Stadi privati: è una parola!

16 Marzo 2001

Da tre anni a questa parte ogni tanto

si parla di privatizzare gli stadi del calcio

italiani.

Da un punto di vista economico il

discorso sottintende di fare di questi

monumenti accessibili al pubblico solo

in occasione degli spettacoli sportivi,

dei centri multifunzionali aperti anche

durante la settimana a più utenti possibili.
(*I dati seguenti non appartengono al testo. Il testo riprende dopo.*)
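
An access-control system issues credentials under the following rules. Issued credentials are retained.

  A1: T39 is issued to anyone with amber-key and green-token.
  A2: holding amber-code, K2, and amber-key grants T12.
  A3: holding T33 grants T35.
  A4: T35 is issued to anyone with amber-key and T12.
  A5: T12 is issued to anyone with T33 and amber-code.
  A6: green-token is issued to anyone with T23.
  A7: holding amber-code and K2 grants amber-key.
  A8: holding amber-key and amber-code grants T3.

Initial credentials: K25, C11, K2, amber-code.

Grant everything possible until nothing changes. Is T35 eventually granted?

Holding amber-code and K2 grants amber-key (A7).
Holding amber-code, K2, and amber-key grants T12 (A2).
Holding amber-key and T12 grants T35 (A4).

Yes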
Sotto l'aspetto giuridico i casi sono

due: il proprietario (la municipalità) può

cedere la sola gestione in concessione,

oppure con essa la titolarità chiavi in

mano dell'immobile.

Posto che con una normativa ad hoc

statale od anche locale, considerato che

in base alla recente svolta federalista la

potestà legislativa in materia sportiva

non è esclusiva di una delle parti, venga

riconosciuto un diritto di prelazione alle

società di capitali di calcio già affittuarie

o comodatarie, fino ad oggi queste ultime

non hanno mai dimostrato grande

entusiasmo per la proposta.

Ammesso infatti che, come per il caso

dei musei, si possa arrivare in un futuro

ad una “vivibilità” degli stadi a trecentosessanta

gradi, nonostante il binomio

stadio-violenza, ciò che sembra frenare

i potenziali gestori/acquirenti è il costo

della riconversione degli immobili, là

dove non esistano poi vincoli particolari

(vedi Stadio Olimpico in Roma).

In altre parole noi andiamo verso

un federalismo che riempirà le casse

delle Città metropolitane e dei grandi

Comuni, che intendono vendere

degli immobili, buona parte dei quali

da riqualificare, a degli acquirenti alle

prese viceversa già con possibili ridimensionamenti

delle entrate per le

spese correnti (stipenti), e comunque

che non hanno mai concepito l'idea di

accantonare delle risorse per patrimonializzare

in mattoni la società, se non

dopo l'avvento della Borsa (1997).

Allora se privatizzare gli stadi della

serie A significa anche “bonificarli” in

senso lato, la soluzione più realistica

nel medio termine passa attraverso un

accordo pubblico-privato: a) liberalizzazione

dell'accesso all'Istituto per il

Credito Sportivo a favore delle srl/spa

calcistiche con fine di lucro; b) sottoscrizione

dei mutui agevolati Ics, garantiti

in linea capitale ed interessi dall'ente

pubblico, per la ristrutturazione; c)

gestione sperimentale a carico del club

del nuovo impianto, con possibilità di

riscatto dell'immobile a medio-lungo

termine allorchè, come avviene da

tempo in Gran Bretagna, lo stesso potrà

fare ricorso anche a strumenti finanziari

complementari (prestiti obbligazionari)

coinvolgendo gli utenti della struttura

divenuta una sorta di “seconda casa”.